Stage 3: Import Graph Proximity

Files in the dependency neighborhood of top results get an additive boost with hop decay. Uses BFS 2-hop traversal of the import graph. Files 1 hop away get a larger boost than files 2 hops away.

Stage 4: Identifier Stem Matching

Query keywords are matched against file path components (stem and immediate parent directory) via prefix matching. If at least 10% of query keywords match path components, a boost is applied:

boost = max_score * match_ratio * 1.5

Stage 5: Noise Penalties

Certain file categories receive multiplicative score penalties. Penalties compound when multiple conditions apply.

CategoryMultiplier
Test files0.3x
Compat / legacy directories0.3x
Examples / docs directories0.3x
Re-export barrels (__init__.py, package-info.java)0.5x
TypeScript declaration stubs (.d.ts)0.7x

A file matching both “test” and “compat” receives a combined 0.09x multiplier.

Stage 6: File Saturation Decay

To prevent a single file from dominating results, chunks beyond the first from the same file are penalized during greedy selection:

penalty = 0.5^(n - 1)

The 2nd chunk from a file scores at 0.5x, the 3rd at 0.25x, the 4th at 0.125x.

Symbol Index

The symbol index maps each symbol name to its definition location and reference count. Built at index time from tree-sitter AST queries. At query time, symbol queries bypass the full retrieval pipeline and go directly to the symbol index for definition lookup.

This dramatically improves precision for symbol queries. Symbol NDCG improved from 0.263 to 0.619 after the symbol index was added.

Import Graph

The import graph captures file-level dependency edges extracted via tree-sitter AST queries across 10 language families. Edges are resolved by suffix matching with proximity-based disambiguation. Persisted as imports.bin.

The graph is used in two ways:

  • Proximity boost (stage 3 above): files near top results get a score boost
  • prx impact: reverse dependency analysis walks the graph backwards

Budget Enforcement

After reranking, results are selected greedily in score order until the token budget is exhausted.

Token counting: chunk content length divided by 4 gives a conservative approximation. When --budget is active, the cl100k_base tokenizer provides exact counts.

Results that would exceed the remaining budget are skipped, not truncated. The budget is a hard ceiling on total tokens returned. Paginated retrieval is supported via continuation tokens.

Index Storage

In-memory by default: the index is built on demand at query time. Fast enough for most repositories.

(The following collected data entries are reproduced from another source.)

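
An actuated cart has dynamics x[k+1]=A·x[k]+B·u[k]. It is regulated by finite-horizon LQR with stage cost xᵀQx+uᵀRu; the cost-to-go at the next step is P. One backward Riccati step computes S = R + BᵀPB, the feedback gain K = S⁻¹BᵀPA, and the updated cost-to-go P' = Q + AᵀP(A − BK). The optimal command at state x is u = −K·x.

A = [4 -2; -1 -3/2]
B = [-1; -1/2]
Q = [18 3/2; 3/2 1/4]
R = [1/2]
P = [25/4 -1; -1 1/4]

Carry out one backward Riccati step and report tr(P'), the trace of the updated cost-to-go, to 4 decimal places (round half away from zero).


BᵀP = [-5.7500 0.8750]
S = R + BᵀPB = [1/2] + [5.3125] = [5.8125]
BᵀPA = [-23.8750 10.1875]
K = S⁻¹·BᵀPA = [-4.1075 1.7527]
A−BK = [-0.1075 -0.2473; -3.0538 -0.6237]
AᵀP(A−BK) = [10.1828 -3.7796; -3.7796 1.7070]
P' = Q + AᵀP(A−BK) = [28.1828 -2.2796; -2.2796 1.9570]
tr(P') = 30.1398

30.1398


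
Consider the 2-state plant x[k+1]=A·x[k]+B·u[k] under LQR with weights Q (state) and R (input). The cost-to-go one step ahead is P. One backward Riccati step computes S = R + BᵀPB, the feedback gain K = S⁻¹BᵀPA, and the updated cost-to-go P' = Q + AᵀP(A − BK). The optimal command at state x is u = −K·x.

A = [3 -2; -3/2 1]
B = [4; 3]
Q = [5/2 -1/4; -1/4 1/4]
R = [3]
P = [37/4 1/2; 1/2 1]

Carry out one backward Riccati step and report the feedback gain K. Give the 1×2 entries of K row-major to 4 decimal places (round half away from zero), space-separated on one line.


0.6279 -0.4186

BᵀP = [38.5000 5.0000]
S = R + BᵀPB = [3] + [169.0000] = [172.0000]
BᵀPA = [108.0000 -72.0000]
K = S⁻¹·BᵀPA = [0.6279 -0.4186]
A−BK = [0.4884 -0.3256; -3.3837 2.2558]
AᵀP(A−BK) = [13.1860 -8.7907; -8.7907 5.8605]
P' = Q + AᵀP(A−BK) = [15.6860 -9.0407; -9.0407 6.1105]
tr(P') = 21.7965


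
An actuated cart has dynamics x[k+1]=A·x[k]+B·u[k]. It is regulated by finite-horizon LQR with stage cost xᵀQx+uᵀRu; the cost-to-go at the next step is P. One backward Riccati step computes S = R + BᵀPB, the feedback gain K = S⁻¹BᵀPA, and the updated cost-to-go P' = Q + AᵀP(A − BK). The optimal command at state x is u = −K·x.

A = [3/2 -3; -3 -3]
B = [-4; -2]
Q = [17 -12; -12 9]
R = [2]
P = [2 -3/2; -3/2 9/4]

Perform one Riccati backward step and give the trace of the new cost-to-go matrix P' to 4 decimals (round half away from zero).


62.1184

BᵀP = [-5.0000 1.5000]
S = R + BᵀPB = [2] + [17.0000] = [19.0000]
BᵀPA = [-12.0000 10.5000]
K = S⁻¹·BᵀPA = [-0.6316 0.5526]
A−BK = [-1.0263 -0.7895; -4.2632 -1.8947]
AᵀP(A−BK) = [30.6711 11.1316; 11.1316 5.4474]
P' = Q + AᵀP(A−BK) = [47.6711 -0.8684; -0.8684 14.4474]
tr(P') = 62.1184


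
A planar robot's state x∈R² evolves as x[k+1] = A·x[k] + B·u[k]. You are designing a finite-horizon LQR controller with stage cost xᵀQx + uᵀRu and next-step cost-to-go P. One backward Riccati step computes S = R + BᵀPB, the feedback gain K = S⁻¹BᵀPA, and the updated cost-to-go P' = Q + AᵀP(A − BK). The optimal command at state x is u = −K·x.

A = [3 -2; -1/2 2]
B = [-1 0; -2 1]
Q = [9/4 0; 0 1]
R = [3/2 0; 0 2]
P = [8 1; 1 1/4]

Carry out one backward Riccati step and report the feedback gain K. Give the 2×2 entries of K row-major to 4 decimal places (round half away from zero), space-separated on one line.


BᵀP = [-10.0000 -1.5000; 1.0000 0.2500]
S = R + BᵀPB = [3/2 0; 0 2] + [13.0000 -1.5000; -1.5000 0.2500] = [14.5000 -1.5000; -1.5000 2.2500]
BᵀPA = [-29.2500 17.0000; 2.8750 -1.5000]
K = S⁻¹·BᵀPA = [-2.0247 1.1852; -0.0720 0.1235]
A−BK = [0.9753 -0.8148; -4.4774 4.2469]
AᵀP(A−BK) = [10.0473 -6.9383; -6.9383 5.0370]
P' = Q + AᵀP(A−BK) = [12.2973 -6.9383; -6.9383 6.0370]
tr(P') = 18.3344

-2.0247 1.1852 -0.0720 0.1235


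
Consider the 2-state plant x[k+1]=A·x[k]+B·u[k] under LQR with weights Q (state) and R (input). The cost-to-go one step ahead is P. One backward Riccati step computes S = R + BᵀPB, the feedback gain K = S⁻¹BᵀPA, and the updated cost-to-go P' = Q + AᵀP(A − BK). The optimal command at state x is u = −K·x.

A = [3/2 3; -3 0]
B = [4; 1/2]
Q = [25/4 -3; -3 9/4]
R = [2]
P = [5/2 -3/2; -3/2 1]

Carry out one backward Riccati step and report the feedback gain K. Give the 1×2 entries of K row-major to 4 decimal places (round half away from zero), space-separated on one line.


0.8379 0.7655

BᵀP = [9.2500 -5.5000]
S = R + BᵀPB = [2] + [34.2500] = [36.2500]
BᵀPA = [30.3750 27.7500]
K = S⁻¹·BᵀPA = [0.8379 0.7655]
A−BK = [-1.8517 -0.0621; -3.4190 -0.3828]
AᵀP(A−BK) = [2.6728 1.4974; 1.4974 1.2569]
P' = Q + AᵀP(A−BK) = [8.9228 -1.5026; -1.5026 3.5069]
tr(P') = 12.4297


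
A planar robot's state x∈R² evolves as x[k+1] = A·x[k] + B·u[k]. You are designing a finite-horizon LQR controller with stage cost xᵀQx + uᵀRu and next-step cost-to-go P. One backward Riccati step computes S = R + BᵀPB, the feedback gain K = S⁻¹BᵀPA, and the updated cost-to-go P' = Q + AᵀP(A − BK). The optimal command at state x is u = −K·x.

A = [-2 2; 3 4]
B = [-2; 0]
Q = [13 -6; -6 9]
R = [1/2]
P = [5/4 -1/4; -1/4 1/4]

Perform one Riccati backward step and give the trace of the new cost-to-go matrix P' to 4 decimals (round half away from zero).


BᵀP = [-2.5000 0.5000]
S = R + BᵀPB = [1/2] + [5.0000] = [5.5000]
BᵀPA = [6.5000 -3.0000]
K = S⁻¹·BᵀPA = [1.1818 -0.5455]
A−BK = [0.3636 0.9091; 3.0000 4.0000]
AᵀP(A−BK) = [2.5682 2.0455; 2.0455 3.3636]
P' = Q + AᵀP(A−BK) = [15.5682 -3.9545; -3.9545 12.3636]
tr(P') = 27.9318

27.9318


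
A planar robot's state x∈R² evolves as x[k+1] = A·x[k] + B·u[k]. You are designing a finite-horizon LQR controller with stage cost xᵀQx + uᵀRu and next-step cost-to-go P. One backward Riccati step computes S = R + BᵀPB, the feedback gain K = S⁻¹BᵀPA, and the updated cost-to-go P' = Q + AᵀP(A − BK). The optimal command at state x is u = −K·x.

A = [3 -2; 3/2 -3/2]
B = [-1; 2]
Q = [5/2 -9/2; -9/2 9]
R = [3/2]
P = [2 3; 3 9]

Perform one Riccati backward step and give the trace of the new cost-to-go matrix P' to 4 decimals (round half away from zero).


BᵀP = [4.0000 15.0000]
S = R + BᵀPB = [3/2] + [26.0000] = [27.5000]
BᵀPA = [34.5000 -30.5000]
K = S⁻¹·BᵀPA = [1.2545 -1.1091]
A−BK = [4.2545 -3.1091; -1.0091 0.7182]
AᵀP(A−BK) = [21.9682 -16.4864; -16.4864 12.4227]
P' = Q + AᵀP(A−BK) = [24.4682 -20.9864; -20.9864 21.4227]
tr(P') = 45.8909

45.8909


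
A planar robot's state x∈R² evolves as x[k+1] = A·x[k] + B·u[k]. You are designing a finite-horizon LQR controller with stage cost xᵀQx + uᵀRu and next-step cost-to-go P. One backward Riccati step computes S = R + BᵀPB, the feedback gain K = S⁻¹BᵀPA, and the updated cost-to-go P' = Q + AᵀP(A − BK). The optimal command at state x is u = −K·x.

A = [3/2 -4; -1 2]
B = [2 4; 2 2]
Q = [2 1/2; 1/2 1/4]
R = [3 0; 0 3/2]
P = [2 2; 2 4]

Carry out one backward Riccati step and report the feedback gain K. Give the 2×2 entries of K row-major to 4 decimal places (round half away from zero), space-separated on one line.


-0.3039 0.6621 0.2334 -0.6513

BᵀP = [8.0000 12.0000; 12.0000 16.0000]
S = R + BᵀPB = [3 0; 0 3/2] + [40.0000 56.0000; 56.0000 80.0000] = [43.0000 56.0000; 56.0000 81.5000]
BᵀPA = [0.0000 -8.0000; 2.0000 -16.0000]
K = S⁻¹·BᵀPA = [-0.3039 0.6621; 0.2334 -0.6513]
A−BK = [1.1744 -2.7191; -0.8589 1.9783]
AᵀP(A−BK) = [2.0332 -4.6974; -4.6974 10.8765]
P' = Q + AᵀP(A−BK) = [4.0332 -4.1974; -4.1974 11.1265]
tr(P') = 15.1598


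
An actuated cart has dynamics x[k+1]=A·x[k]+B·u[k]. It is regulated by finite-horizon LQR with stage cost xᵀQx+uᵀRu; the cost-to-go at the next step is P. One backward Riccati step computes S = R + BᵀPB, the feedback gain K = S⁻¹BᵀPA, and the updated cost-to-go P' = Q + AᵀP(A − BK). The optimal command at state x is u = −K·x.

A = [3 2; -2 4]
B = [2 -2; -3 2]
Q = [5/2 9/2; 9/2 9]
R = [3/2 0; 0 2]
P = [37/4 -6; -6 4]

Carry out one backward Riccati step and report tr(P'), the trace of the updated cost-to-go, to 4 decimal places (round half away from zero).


14.1594

BᵀP = [36.5000 -24.0000; -30.5000 20.0000]
S = R + BᵀPB = [3/2 0; 0 2] + [145.0000 -121.0000; -121.0000 101.0000] = [146.5000 -121.0000; -121.0000 103.0000]
BᵀPA = [157.5000 -23.0000; -131.5000 19.0000]
K = S⁻¹·BᵀPA = [0.6934 -0.1561; -0.4621 0.0011]
A−BK = [0.6890 2.3144; 1.0045 3.5295]
AᵀP(A−BK) = [1.2703 0.2285; 0.2285 1.3891]
P' = Q + AᵀP(A−BK) = [3.7703 4.7285; 4.7285 10.3891]
tr(P') = 14.1594


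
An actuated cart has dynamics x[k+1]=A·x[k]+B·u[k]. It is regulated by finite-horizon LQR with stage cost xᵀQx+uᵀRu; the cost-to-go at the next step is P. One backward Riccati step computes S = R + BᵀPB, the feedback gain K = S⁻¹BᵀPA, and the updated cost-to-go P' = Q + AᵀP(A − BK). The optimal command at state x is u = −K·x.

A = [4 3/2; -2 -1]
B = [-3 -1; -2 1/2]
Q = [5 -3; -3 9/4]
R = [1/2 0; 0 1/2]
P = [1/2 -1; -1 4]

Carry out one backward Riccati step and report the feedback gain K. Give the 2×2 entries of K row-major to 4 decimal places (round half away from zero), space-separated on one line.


0.3333 0.2083 -3.0000 -1.2917

BᵀP = [0.5000 -5.0000; -1.0000 3.0000]
S = R + BᵀPB = [1/2 0; 0 1/2] + [8.5000 -3.0000; -3.0000 2.5000] = [9.0000 -3.0000; -3.0000 3.0000]
BᵀPA = [12.0000 5.7500; -10.0000 -4.5000]
K = S⁻¹·BᵀPA = [0.3333 0.2083; -3.0000 -1.2917]
A−BK = [2.0000 0.8333; 0.1667 0.0625]
AᵀP(A−BK) = [6.0000 2.5833; 2.5833 1.1146]
P' = Q + AᵀP(A−BK) = [11.0000 -0.4167; -0.4167 3.3646]
tr(P') = 14.3646


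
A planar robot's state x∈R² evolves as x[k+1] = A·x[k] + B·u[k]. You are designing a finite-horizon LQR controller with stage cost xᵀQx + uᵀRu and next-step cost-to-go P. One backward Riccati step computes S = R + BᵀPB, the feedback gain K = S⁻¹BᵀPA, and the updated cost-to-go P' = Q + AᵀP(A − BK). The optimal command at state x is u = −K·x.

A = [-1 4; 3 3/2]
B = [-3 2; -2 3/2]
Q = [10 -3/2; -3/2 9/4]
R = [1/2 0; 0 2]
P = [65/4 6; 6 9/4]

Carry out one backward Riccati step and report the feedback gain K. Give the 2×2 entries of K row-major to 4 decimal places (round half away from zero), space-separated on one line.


BᵀP = [-60.7500 -22.5000; 41.5000 15.3750]
S = R + BᵀPB = [1/2 0; 0 2] + [227.2500 -155.2500; -155.2500 106.0625] = [227.7500 -155.2500; -155.2500 108.0625]
BᵀPA = [-6.7500 -276.7500; 4.6250 189.0625]
K = S⁻¹·BᵀPA = [-0.0224 -1.0898; 0.0106 0.1839]
A−BK = [-1.0884 0.3628; 2.9393 -0.9554]
AᵀP(A−BK) = [0.2997 -0.0816; -0.0816 0.6947]
P' = Q + AᵀP(A−BK) = [10.2997 -1.5816; -1.5816 2.9447]
tr(P') = 13.2444

-0.0224 -1.0898 0.0106 0.1839


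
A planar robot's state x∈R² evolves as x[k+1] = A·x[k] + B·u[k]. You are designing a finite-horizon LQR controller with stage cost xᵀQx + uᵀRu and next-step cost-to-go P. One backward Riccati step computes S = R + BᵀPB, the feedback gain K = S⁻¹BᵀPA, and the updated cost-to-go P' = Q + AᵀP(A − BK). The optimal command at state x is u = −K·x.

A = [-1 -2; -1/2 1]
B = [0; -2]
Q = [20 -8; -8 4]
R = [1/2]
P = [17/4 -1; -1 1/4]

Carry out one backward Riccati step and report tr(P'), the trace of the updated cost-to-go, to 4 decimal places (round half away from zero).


BᵀP = [2.0000 -0.5000]
S = R + BᵀPB = [1/2] + [1.0000] = [1.5000]
BᵀPA = [-1.7500 -4.5000]
K = S⁻¹·BᵀPA = [-1.1667 -3.0000]
A−BK = [-1.0000 -2.0000; -2.8333 -5.0000]
AᵀP(A−BK) = [1.2708 3.1250; 3.1250 7.7500]
P' = Q + AᵀP(A−BK) = [21.2708 -4.8750; -4.8750 11.7500]
tr(P') = 33.0208

33.0208


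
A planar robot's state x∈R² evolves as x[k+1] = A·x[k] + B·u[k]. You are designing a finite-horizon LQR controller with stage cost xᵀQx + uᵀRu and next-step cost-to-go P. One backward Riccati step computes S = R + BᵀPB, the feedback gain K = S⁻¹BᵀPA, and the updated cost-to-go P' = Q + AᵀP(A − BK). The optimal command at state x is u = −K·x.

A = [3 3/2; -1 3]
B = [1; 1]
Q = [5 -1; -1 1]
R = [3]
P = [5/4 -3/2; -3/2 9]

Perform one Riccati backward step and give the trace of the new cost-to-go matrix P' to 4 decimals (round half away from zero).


BᵀP = [-0.2500 7.5000]
S = R + BᵀPB = [3] + [7.2500] = [10.2500]
BᵀPA = [-8.2500 22.1250]
K = S⁻¹·BᵀPA = [-0.8049 2.1585]
A−BK = [3.8049 -0.6585; -0.1951 0.8415]
AᵀP(A−BK) = [22.6098 -14.8171; -14.8171 22.5549]
P' = Q + AᵀP(A−BK) = [27.6098 -15.8171; -15.8171 23.5549]
tr(P') = 51.1646

51.1646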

Persistent index: prx index . writes the index to .prx/index/ for large repos or repeated queries. Files written:

  • chunks.bin — chunk content and metadata
  • embeddings.bin — dense vectors (memory-mapped at query time)
  • sparse.bin — BM25 CSC sparse matrix
  • bloom.bin — bloom filter for prx exists
  • symbols.bin — symbol definition index
  • imports.bin — import graph
  • meta.json — version, timestamp, per-file content hashes

Incremental re-indexing: when a file changes, only that file’s chunks are re-embedded and re-scored. The rest of the index is unchanged.

Bloom filter: O(1) existence checks before full index lookup. 2% false positive rate, ~75KB for 50K tokens. “No” from bloom means definitely absent. “Yes” means probably present (confirmed with literal search when --exact is passed).